Simulated probability doesn't match closed-form answer

50 Views Asked by At

I am trying to calculate the probability of a hand of 13 cards containing at least five pairs. Three of a kind counts as one pair; four of a kind counts as two pair.

I simulated millions of hands and found empirically that the probability is about 9.3%. I did this in two different programming languages using a few different RNGs for shuffling. The C++ code is linked at the bottom of this post.

However, the following reasoning implies that this is wrong:

Choose five values (out of 13). For each of them, choose two cards to make the pair from. This gets you ten cards which consist of five distinct pairs. Then choose 3 cards from the remaining 42 to fill out the rest of hand.

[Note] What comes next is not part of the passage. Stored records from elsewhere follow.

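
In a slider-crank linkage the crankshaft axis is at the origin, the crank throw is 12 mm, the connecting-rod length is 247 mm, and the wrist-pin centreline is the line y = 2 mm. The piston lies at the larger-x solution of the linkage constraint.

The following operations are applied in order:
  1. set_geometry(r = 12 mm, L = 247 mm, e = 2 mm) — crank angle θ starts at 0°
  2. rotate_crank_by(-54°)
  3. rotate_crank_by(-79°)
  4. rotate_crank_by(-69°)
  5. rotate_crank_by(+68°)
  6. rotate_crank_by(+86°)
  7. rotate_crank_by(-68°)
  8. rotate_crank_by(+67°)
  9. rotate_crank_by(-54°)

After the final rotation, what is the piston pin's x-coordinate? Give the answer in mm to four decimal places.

set_geometry: r = 12 mm, L = 247 mm, e = 2 mm; θ ← 0°
rotate_crank_by(-54°): θ ← 0° -54° = -54°
rotate_crank_by(-79°): θ ← -54° -79° = -133°
rotate_crank_by(-69°): θ ← -133° -69° = -202°
rotate_crank_by(+68°): θ ← -202° +68° = -134°
rotate_crank_by(+86°): θ ← -134° +86° = -48°
rotate_crank_by(-68°): θ ← -48° -68° = -116°
rotate_crank_by(+67°): θ ← -116° +67° = -49°
rotate_crank_by(-54°): θ ← -49° -54° = -103°
crank pin P = (r cos θ, r sin θ) = (-2.699413, -11.692441)
h = r sin θ − e = -11.692441 − 2 = -13.692441
x = r cos θ + √(L² − h²) = -2.699413 + √(61009.0 − 187.4829) = -2.699413 + 246.620188 = 243.920775

243.9208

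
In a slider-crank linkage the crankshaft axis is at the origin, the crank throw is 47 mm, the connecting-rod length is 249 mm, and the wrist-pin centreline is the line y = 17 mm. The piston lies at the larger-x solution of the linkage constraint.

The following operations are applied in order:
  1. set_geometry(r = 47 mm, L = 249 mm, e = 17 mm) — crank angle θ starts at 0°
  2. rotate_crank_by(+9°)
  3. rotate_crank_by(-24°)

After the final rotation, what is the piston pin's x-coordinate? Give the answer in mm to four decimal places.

292.6846

set_geometry: r = 47 mm, L = 249 mm, e = 17 mm; θ ← 0°
rotate_crank_by(+9°): θ ← 0° +9° = 9°
rotate_crank_by(-24°): θ ← 9° -24° = -15°
crank pin P = (r cos θ, r sin θ) = (45.398514, -12.164495)
h = r sin θ − e = -12.164495 − 17 = -29.164495
x = r cos θ + √(L² − h²) = 45.398514 + √(62001.0 − 850.5678) = 45.398514 + 247.286134 = 292.684648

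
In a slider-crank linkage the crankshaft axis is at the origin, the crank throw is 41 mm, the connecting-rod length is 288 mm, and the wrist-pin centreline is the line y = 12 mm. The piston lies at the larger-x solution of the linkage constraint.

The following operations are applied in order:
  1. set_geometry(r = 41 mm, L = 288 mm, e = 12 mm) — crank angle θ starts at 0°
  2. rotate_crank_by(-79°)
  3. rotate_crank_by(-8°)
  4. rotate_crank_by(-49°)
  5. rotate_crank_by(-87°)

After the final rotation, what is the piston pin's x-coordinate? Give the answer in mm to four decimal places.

set_geometry: r = 41 mm, L = 288 mm, e = 12 mm; θ ← 0°
rotate_crank_by(-79°): θ ← 0° -79° = -79°
rotate_crank_by(-8°): θ ← -79° -8° = -87°
rotate_crank_by(-49°): θ ← -87° -49° = -136°
rotate_crank_by(-87°): θ ← -136° -87° = -223°
crank pin P = (r cos θ, r sin θ) = (-29.985502, 27.961933)
h = r sin θ − e = 27.961933 − 12 = 15.961933
x = r cos θ + √(L² − h²) = -29.985502 + √(82944.0 − 254.7833) = -29.985502 + 287.557328 = 257.571826

257.5718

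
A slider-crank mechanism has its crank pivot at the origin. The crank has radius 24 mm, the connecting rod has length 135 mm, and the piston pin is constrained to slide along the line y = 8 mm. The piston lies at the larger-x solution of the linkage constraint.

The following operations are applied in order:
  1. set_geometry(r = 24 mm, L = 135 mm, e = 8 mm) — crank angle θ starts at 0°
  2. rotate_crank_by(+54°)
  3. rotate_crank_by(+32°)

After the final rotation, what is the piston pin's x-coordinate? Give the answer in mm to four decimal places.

set_geometry: r = 24 mm, L = 135 mm, e = 8 mm; θ ← 0°
rotate_crank_by(+54°): θ ← 0° +54° = 54°
rotate_crank_by(+32°): θ ← 54° +32° = 86°
crank pin P = (r cos θ, r sin θ) = (1.674155, 23.941537)
h = r sin θ − e = 23.941537 − 8 = 15.941537
x = r cos θ + √(L² − h²) = 1.674155 + √(18225.0 − 254.1326) = 1.674155 + 134.055464 = 135.729619

135.7296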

Thus the number of ways to make five pair is: ${13 \choose 5} {4 \choose 2}^5 {42 \choose 3}$. So the probability should be: $$\frac{{13 \choose 5} {4 \choose 2}^5 {42 \choose 3}}{{52 \choose 13}}.$$

Actually, this doesn't take into account the possibility of making quads (it assumes all the values are distinct). But it should at least give a lower bound.

Putting the following expression into Wolfram Alpha or Google shows that the probability is about 18.09% : "((13 choose 5) * (4 choose 2)^5 * (42 choose 3)) / (52 choose 13)"

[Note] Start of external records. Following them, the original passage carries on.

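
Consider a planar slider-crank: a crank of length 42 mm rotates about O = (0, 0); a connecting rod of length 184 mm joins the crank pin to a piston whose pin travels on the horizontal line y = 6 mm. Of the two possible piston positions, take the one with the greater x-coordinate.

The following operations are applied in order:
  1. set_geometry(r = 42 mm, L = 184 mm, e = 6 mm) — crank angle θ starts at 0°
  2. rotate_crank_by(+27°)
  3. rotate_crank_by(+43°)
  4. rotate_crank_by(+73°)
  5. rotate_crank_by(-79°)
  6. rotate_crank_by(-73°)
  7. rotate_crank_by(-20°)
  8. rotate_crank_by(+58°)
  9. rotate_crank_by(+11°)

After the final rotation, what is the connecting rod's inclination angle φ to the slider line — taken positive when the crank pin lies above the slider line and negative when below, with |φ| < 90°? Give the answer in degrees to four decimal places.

set_geometry: r = 42 mm, L = 184 mm, e = 6 mm; θ ← 0°
rotate_crank_by(+27°): θ ← 0° +27° = 27°
rotate_crank_by(+43°): θ ← 27° +43° = 70°
rotate_crank_by(+73°): θ ← 70° +73° = 143°
rotate_crank_by(-79°): θ ← 143° -79° = 64°
rotate_crank_by(-73°): θ ← 64° -73° = -9°
rotate_crank_by(-20°): θ ← -9° -20° = -29°
rotate_crank_by(+58°): θ ← -29° +58° = 29°
rotate_crank_by(+11°): θ ← 29° +11° = 40°
crank pin P = (r cos θ, r sin θ) = (32.173867, 26.997080)
h = r sin θ − e = 26.997080 − 6 = 20.997080
sin φ = h / L = 20.997080 / 184 = 0.11411456
φ = arcsin(0.11411456) = 6.552557°

6.5526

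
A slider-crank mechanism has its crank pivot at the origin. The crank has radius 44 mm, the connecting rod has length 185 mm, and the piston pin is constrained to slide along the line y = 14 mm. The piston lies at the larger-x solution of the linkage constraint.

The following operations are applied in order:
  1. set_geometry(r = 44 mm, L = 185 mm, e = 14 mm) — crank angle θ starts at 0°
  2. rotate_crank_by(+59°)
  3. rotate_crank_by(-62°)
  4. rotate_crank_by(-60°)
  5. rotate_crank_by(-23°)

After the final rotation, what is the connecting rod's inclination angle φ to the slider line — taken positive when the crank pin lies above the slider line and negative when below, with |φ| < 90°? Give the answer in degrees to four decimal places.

-18.2361

set_geometry: r = 44 mm, L = 185 mm, e = 14 mm; θ ← 0°
rotate_crank_by(+59°): θ ← 0° +59° = 59°
rotate_crank_by(-62°): θ ← 59° -62° = -3°
rotate_crank_by(-60°): θ ← -3° -60° = -63°
rotate_crank_by(-23°): θ ← -63° -23° = -86°
crank pin P = (r cos θ, r sin θ) = (3.069285, -43.892818)
h = r sin θ − e = -43.892818 − 14 = -57.892818
sin φ = h / L = -57.892818 / 185 = -0.31293415
φ = arcsin(-0.31293415) = -18.236145°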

What is the reason for this discrepancy? Is my reasoning wrong, or my code?

C++ simulation code: http://pastebin.com/DGh63B5b

1

There are 1 best solutions below

1
On BEST ANSWER

Your combinatorial formula is triple counting hands that contain three of a kind.

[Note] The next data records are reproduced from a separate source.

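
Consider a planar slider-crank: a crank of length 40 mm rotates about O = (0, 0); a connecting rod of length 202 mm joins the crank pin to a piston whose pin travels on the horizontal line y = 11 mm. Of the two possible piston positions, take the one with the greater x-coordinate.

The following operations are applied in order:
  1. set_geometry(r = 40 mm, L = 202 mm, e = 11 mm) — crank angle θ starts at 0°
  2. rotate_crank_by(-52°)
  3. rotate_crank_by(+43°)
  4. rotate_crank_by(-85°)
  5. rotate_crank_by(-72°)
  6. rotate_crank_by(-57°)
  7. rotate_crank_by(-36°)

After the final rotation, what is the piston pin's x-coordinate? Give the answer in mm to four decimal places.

192.3804

set_geometry: r = 40 mm, L = 202 mm, e = 11 mm; θ ← 0°
rotate_crank_by(-52°): θ ← 0° -52° = -52°
rotate_crank_by(+43°): θ ← -52° +43° = -9°
rotate_crank_by(-85°): θ ← -9° -85° = -94°
rotate_crank_by(-72°): θ ← -94° -72° = -166°
rotate_crank_by(-57°): θ ← -166° -57° = -223°
rotate_crank_by(-36°): θ ← -223° -36° = -259°
crank pin P = (r cos θ, r sin θ) = (-7.632360, 39.265087)
h = r sin θ − e = 39.265087 − 11 = 28.265087
x = r cos θ + √(L² − h²) = -7.632360 + √(40804.0 − 798.9152) = -7.632360 + 200.012712 = 192.380352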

For example, a hand containing the Queens of Clubs, Spades, and Hearts is, by your formula, counted once with the Club and Spades as one of the pairs and the Heart among the remaining $42$ cards, again with the Club and Heart as one of the pairs and the Spade among the remaining $42$ cards, and once more with the Spade and the Heart as one of the pairs and the Club among the remaining $42$ cards.

A correct lower bound would come from ${13\choose5}{4\choose2}{32\choose3}$, which counts the number of ways to form a hand with $5$ pairs of distinct values and no three of a kinds (i.e., the final three cards come from the $32$ cards that don't match any of the $5$ pairs). This gives a probability of about $7.8\%$, which is less than what your simulation produces.